Le 13 décembre 2003. Réunis depuis la veille, les vingt-cinq chefs d’état et de gouvernement se séparent sans s’être mis d’accord sur le texte d’un « Traité constitutionnel » pour l’Union européenne. Préparé pendant quinze mois par une « Convention » présidée par Valéry Giscard d’Estaing, le projet achoppe sur quelques questions de pouvoir au sein des institutions prévues. Nombre de dirigeants européens accusent notamment deux pays d’avoir empêché tout compromis. De fait, la Pologne et l’Espagne tiennent à garder un système de décision collectif décidé à Nice, en décembre 2000 : cet équilibre leur assure en effet un « poids » au sein du Conseil européen nettement supérieur à ce que leur accorde le projet Giscard. Les dirigeants polonais ont d’ailleurs beau jeu de faire valoir que le Traité de Nice avait en son temps été jugé excellent par Paris et Berlin ; en outre, c’est sur la base de ce dernier – qui n’entrera en vigueur qu’à la fin de 2004 ! – que les citoyens des pays de l’Est ont approuvé l’adhésion (il est vrai avec des taux records d’abstention).
Remettre le couvert
Cependant, cette querelle ne doit pas cacher que les
dirigeants européens s’accordent sur 95 % du texte. La « Constitution »

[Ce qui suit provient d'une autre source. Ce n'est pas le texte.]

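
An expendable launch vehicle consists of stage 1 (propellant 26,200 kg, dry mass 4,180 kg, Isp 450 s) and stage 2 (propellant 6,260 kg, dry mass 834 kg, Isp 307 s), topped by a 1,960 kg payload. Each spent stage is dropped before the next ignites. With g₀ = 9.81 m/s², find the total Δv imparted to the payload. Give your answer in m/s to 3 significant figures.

Ignition mass of stage 1 = 26,200+4,180 + 6,260+834 + 1,960 = 39,434 kg.
Stage 1: m₀ = 39,434 kg, m_f = 39,434 − 26,200 = 13,234 kg; Δv = 450×9.81×ln(2.98) = 4414.5×1.0918 ≈ 4820 m/s.
Stage 2: m₀ = 9,054 kg, m_f = 9,054 − 6,260 = 2,794 kg; Δv = 307×9.81×ln(3.241) = 3011.7×1.1757 ≈ 3541 m/s.
Total Δv = 4820 + 3541 = 8361 m/s.

Δv ≈ 8360 m/s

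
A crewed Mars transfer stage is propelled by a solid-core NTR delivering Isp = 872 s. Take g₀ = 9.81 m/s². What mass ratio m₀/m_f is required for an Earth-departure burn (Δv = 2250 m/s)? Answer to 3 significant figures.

v_e = Isp · g₀ = 872 × 9.81 = 8554.3 m/s.
From the ideal rocket equation, m₀/m_f = exp(Δv / v_e) = exp(2250 / 8554.3) = exp(0.2630) = 1.3009.

mass ratio ≈ 1.30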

concoctée par un aréopage – censé, à l’image des constituants américains,
représenter l’improbable « peuple européen » – se caractérise notamment par la
reprise, aggravée, de « l’acquis communautaire », en particulier la prévalence
des dogmes libéraux (libre-circulation, libre-concurrence, déréglementations…) ;
mais aussi par l’institution d’un état supra-national de nature fédérale (même
si le mot a été gommé à la dernière minute), dont l’ordre juridique prévaudrait
sur chacune des constitutions nationales, transformant celles-ci en règlements
intérieurs de « Länder » soumis aux décisions centrales. C’est le point
essentiel qui marque une phase qualitativement nouvelle dans la « construction
européenne », que le capital voudrait irréversible. Le texte Giscard prévoit
ainsi qu’en cas de conflit de compétences entre un pays et le « centre », c’est
un organe supranational – la Cour de Luxembourg – qui trancherait en dernier
ressort. L’enjeu n’est rien d’autre que la liberté de chaque peuple de décider
de son destin.
La « Conférence intergouvernementale » en charge de trouver un accord unanime
n’est pas terminée. Et nombre de forces n’ont pas perdu espoir de « remettre le
couvert ». En revanche, à Paris et à Berlin, on semble de plus en plus convaincu
qu’une Europe à vingt-cinq ne pourra plus fonctionner en maintenant la fiction
d’états « égaux ». Avec l’aide de Londres (qui peut se prévaloir d’être en phase
avec les gouvernements les plus atlantistes, notamment l’Espagne et les pays de
l’Est), un directoire à trois est en train de se mettre en place. Cette
alternative au projet Giscard n’est naturellement pas plus favorable à la
souveraineté des nations. Elle ne manquera pas d’attiser les querelles et
rivalités. Il appartient en tout cas à chaque peuple de reconquérir sa liberté
politique, et, ce faisant, de mettre en échec les projets d’une Europe-empire,
dont les ambitions mondiales sont de moins en moins dissimulées.